Loisirs et consommations (des années 1950 aux années 1980)

À partir de la fin des années 1950, les collectivités territoriales ont relancé l’œuvre de construction d’équipements sportifs entamée par les municipalités allemandes et françaises dans les années 1920. Villes et même villages se sont couverts de stades omnisports, de gymnases, de piscines et de courts de tennis destinés autant à la pratique scolaire que de loisir. L’amateur et l’amatrice de sport sont devenus pratiquant et pratiquante; le spectacle du sport était et reste aussi celui des compétitions amateurs. Les Trente Glorieuses et autres "miracles économiques" européens consistaient aussi en une ère de consommation sportive. Les stades sont devenus des lieux de promotion des équipementiers sportifs (Adidas, Le Coq Sportif), de marques de boissons gazeuses et de bières, de produits chocolatés. La caravane du tour de France, dont le parcours s’achevait dans des rues transformées en véritables stades, célébrait la nouvelle société de consommation. L’événement sportif consistait aussi en une célébration du corps jeune à laquelle participaient la radio devenue transistor et portative et la télévision. Les arènes où se sont jouées les tournois des Cinq nations et de Roland-Garros, la Bundesliga (depuis 1963) et les Jeux de Munich (1972) ont été les moments forts de cette démocratisation du sport tant du point de vue de sa pratique, de sa consommation que de son spectacle dans des sociétés de consommation "sportivisées".

 

Marchandisation et mondialisation (depuis les années 1980)

L’influence américaine sur le sport et ses enceintes n’était pas nouvelle, mais elle se renforce à l’heure de la globalisation. Les Jeux olympiques de Los Angeles (1984) ont prouvé que le stade peut devenir autant un lieu d’exaltation nationaliste que de profit économique. Le développement d’un secteur privé de la télévision a contribué à commercialiser le spectacle du sport et à en faire un culte cathodique.

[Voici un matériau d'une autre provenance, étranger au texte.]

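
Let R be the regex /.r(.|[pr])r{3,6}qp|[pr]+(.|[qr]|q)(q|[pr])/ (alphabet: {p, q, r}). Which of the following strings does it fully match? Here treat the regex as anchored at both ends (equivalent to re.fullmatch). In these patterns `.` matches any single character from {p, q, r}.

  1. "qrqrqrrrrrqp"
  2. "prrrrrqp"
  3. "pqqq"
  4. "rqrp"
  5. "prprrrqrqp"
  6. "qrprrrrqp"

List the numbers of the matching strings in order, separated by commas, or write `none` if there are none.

2, 6

1 → no match
2 → match
3 → no match
4 → no match
5 → no match
6 → match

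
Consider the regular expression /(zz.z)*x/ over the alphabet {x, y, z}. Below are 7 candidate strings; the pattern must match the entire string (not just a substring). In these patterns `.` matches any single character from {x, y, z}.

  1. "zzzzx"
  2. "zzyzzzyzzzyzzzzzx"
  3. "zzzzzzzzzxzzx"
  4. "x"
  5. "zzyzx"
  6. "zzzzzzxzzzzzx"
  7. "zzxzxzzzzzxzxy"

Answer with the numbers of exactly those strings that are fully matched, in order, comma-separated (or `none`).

1 → match
2 → match
3 → no match
4 → match
5 → match
6 → match
7 → no match — must end with "x"

1, 2, 4, 5, 6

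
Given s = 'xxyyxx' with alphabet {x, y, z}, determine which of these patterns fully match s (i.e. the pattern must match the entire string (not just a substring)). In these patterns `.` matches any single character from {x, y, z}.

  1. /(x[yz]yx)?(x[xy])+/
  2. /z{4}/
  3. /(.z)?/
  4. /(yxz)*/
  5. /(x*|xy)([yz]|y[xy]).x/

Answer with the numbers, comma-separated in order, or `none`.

1 → no match
2 → no match — must start with 'z'
3 → no match
4 → no match
5 → match

5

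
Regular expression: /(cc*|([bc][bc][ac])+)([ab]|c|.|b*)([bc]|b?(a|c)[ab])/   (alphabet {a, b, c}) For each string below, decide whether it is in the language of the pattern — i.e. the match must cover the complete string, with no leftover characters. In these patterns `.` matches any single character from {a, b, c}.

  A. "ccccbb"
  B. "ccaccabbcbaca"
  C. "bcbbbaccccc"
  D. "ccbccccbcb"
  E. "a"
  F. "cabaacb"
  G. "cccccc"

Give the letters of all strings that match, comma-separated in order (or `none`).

A → match
B → no match
C → no match
D → no match
E → no match
F → no match
G → match

A, G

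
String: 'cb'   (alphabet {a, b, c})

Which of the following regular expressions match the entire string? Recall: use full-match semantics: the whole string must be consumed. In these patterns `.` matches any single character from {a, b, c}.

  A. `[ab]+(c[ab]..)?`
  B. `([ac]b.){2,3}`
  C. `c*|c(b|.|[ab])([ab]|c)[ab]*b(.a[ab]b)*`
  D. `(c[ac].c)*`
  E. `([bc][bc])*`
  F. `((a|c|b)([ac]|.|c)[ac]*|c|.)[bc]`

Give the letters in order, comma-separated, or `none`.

E, F

A → no match
B → no match
C → no match
D → no match
E → match
F → match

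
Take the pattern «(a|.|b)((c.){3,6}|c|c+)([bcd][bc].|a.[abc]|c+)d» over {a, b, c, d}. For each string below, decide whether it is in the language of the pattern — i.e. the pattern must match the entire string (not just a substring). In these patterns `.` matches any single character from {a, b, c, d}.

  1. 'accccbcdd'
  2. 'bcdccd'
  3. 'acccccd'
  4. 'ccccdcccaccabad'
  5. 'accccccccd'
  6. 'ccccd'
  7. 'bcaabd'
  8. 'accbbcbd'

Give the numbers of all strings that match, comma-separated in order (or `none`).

1, 2, 3, 4, 5, 6, 7

1 → match
2 → match
3 → match
4 → match
5 → match
6 → match
7 → match
8 → no match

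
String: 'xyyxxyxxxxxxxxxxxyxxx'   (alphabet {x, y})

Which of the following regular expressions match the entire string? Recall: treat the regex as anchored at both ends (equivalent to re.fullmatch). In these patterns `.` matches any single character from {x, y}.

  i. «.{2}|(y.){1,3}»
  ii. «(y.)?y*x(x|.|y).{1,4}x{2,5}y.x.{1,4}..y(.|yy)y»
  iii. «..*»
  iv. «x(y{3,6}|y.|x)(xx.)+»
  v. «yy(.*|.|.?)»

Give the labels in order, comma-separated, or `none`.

iii, iv

i → no match
ii → no match — must end with 'y'
iii → match
iv → match
v → no match — must start with 'yy'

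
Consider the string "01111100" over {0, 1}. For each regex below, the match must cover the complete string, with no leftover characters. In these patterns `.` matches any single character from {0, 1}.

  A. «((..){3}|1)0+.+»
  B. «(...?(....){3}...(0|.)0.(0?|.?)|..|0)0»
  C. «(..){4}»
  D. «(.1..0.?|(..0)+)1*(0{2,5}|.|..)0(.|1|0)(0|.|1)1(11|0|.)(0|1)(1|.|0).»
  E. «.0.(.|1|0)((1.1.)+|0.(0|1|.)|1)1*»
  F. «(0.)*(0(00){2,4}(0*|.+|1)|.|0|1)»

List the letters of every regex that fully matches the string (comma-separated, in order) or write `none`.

A, C

A → match
B → no match
C → match
D → no match
E → no match
F → no match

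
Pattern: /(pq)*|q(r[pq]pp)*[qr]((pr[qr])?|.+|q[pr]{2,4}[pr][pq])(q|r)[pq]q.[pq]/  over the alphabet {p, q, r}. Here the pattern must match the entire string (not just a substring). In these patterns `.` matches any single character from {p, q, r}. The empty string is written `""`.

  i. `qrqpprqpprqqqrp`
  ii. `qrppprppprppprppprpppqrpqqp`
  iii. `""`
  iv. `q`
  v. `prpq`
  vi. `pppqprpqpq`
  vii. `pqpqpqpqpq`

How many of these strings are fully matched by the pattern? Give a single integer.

i → match
ii → match
iii → match
iv → no match
v → no match
vi → no match
vii → match
Total matched: 4

4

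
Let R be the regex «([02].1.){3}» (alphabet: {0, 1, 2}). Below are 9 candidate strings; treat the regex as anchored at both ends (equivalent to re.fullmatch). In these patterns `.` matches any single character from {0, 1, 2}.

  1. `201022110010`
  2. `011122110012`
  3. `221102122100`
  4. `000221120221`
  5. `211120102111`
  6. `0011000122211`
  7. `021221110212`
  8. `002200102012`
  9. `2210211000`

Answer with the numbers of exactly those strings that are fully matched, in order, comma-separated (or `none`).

1. `201022110010` → match
2. `011122110012` → match
3. `221102122100` → no match
4. `000221120221` → no match
5. `211120102111` → match
6 → no match
7. `021221110212` → match
8. `002200102012` → no match
9. `2210211000` → no match

1, 2, 5, 7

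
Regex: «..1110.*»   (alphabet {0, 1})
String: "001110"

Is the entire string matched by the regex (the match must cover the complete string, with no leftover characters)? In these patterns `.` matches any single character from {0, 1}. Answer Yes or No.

Yes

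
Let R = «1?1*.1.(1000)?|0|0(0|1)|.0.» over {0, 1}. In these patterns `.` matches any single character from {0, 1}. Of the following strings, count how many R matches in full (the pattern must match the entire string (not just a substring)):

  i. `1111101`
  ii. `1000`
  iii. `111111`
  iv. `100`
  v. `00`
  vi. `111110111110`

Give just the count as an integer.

i → no match
ii → no match
iii → match
iv → match
v → match
vi → no match
Total matched: 3

3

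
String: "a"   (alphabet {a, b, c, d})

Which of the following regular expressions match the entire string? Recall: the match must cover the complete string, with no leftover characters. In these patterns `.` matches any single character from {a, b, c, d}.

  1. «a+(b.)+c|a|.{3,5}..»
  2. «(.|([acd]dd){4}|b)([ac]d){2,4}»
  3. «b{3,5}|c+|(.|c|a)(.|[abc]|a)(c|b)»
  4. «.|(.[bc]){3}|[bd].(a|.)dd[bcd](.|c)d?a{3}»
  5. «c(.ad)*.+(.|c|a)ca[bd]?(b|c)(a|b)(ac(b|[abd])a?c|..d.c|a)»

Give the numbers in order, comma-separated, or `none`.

1 → match
2 → no match — must end with "d"
3 → no match
4 → match
5 → no match — must start with "c"

1, 4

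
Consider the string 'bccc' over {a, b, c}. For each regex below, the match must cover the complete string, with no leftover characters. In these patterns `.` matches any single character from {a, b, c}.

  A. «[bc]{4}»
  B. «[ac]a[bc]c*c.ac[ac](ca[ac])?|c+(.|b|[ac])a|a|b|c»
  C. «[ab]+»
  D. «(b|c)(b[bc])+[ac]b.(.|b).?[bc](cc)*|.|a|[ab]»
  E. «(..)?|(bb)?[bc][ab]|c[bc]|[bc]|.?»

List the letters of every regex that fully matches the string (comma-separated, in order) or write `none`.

A

A → match
B → no match
C → no match
D → no match
E → no match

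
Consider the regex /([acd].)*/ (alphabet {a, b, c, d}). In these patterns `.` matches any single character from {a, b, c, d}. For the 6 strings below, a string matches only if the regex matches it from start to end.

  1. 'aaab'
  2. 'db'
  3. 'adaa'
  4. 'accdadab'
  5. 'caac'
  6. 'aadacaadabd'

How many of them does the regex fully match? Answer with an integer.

5

1 → match
2 → match
3 → match
4 → match
5 → match
6 → no match
Total matched: 5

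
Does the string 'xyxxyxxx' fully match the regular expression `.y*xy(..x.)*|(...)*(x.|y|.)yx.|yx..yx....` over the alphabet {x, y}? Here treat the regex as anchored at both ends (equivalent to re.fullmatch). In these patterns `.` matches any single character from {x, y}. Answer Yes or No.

No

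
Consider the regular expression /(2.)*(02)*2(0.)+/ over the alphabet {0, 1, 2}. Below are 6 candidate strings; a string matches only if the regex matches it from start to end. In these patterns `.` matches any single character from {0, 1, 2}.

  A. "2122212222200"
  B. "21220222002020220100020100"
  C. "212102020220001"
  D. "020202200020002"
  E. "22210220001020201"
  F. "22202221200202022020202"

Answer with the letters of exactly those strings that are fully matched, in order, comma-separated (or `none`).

A, C, D, E, F

A → match
B → no match
C → match
D → match
E → match
F → match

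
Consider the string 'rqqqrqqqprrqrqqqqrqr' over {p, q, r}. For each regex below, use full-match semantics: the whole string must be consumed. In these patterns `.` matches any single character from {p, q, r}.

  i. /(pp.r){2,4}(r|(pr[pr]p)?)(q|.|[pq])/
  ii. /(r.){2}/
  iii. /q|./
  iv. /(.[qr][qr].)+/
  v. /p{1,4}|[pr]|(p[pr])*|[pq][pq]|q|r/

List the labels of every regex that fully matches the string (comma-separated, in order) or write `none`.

iv

i → no match — must start with 'pp'
ii → no match
iii → no match
iv → match
v → no match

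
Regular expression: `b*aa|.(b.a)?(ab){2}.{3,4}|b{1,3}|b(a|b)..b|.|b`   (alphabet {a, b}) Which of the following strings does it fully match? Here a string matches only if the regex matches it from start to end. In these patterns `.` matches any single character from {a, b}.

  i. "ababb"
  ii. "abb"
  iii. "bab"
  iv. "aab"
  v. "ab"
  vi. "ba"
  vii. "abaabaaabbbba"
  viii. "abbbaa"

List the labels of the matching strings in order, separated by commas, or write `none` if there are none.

none

i → no match
ii → no match
iii → no match
iv → no match
v → no match
vi → no match
vii → no match
viii → no match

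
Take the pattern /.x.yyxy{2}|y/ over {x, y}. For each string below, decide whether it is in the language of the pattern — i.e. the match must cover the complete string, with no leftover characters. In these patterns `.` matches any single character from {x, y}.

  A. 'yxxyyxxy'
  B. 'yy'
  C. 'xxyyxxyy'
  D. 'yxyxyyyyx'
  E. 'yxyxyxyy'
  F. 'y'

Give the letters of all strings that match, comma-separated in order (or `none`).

A. 'yxxyyxxy' → no match
B. 'yy' → no match
C. 'xxyyxxyy' → no match
D. 'yxyxyyyyx' → no match — must end with 'y'
E. 'yxyxyxyy' → no match
F. 'y' → match

F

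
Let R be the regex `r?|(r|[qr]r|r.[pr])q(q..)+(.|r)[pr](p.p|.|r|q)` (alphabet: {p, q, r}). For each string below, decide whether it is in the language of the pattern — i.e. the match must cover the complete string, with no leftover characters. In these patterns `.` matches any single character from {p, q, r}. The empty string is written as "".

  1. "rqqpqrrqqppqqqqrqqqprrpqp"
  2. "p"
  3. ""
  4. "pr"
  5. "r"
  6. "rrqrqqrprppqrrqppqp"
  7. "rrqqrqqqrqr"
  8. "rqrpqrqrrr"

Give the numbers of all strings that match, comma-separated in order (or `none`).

1 → no match
2 → no match
3 → match
4 → no match
5 → match
6 → no match
7 → no match
8 → no match

3, 5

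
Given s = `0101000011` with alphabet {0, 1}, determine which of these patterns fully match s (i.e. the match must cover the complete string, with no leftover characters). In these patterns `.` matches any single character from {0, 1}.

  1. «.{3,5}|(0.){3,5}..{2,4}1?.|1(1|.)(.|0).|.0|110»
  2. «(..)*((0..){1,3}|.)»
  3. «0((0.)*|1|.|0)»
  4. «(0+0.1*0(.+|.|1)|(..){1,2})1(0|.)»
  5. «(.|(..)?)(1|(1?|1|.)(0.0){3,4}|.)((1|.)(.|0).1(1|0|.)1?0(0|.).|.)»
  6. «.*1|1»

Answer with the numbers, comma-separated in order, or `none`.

1, 2, 6

1 → match
2 → match
3 → no match
4 → no match
5 → no match
6 → match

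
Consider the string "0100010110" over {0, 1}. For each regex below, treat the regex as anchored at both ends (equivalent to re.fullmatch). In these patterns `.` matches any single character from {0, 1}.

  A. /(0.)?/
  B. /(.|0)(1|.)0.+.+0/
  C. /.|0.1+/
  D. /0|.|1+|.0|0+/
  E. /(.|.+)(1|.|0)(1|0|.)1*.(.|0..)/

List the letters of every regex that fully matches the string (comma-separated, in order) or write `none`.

B, E

A → no match
B → match
C → no match
D → no match
E → match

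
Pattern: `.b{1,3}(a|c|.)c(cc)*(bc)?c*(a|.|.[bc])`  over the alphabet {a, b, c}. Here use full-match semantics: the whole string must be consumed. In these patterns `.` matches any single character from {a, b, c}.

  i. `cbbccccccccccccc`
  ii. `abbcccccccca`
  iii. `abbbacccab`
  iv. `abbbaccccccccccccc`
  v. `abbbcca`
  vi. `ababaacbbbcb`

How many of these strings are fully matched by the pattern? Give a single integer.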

La représentation du geste et du corps sportifs est magnifiée par les jeux de caméras auxquelles l’athlète s’adresse autant qu’aux spectateurs et spectatrices. Ces derniers n’ont pas été en reste, car ils sont devenus des actrices et acteurs du spectacle total qui s’est déployé des pelouses aux tribunes. La nouvelle poussée de commercialisation a également touché les lieux du sport: des chaînes de fitness ou de football à cinq ont ouvert et se sont faites prestataires de services sportifs. Les mega events que sont les compétitions globales ont rendu et rendent nécessaires la rénovation ou la reconstruction des stades sur le principe du partenariat public-privé. La Coupe du monde de football en Allemagne (2006) et l’Euro en France (2016) ont renouvelé l’offre d’enceintes sportives placées désormais sous le signe du naming commercial. Mais la culture du stade n’a jamais été le seul apanage de la consommation de masse: elle est autant élaborée par les pratiquantes et pratiquants des skate parks ou des aires de jeu périurbaines que par les écrivaines et écrivains, cinéastes ou musiciennes et musiciens qui continuent à la représenter.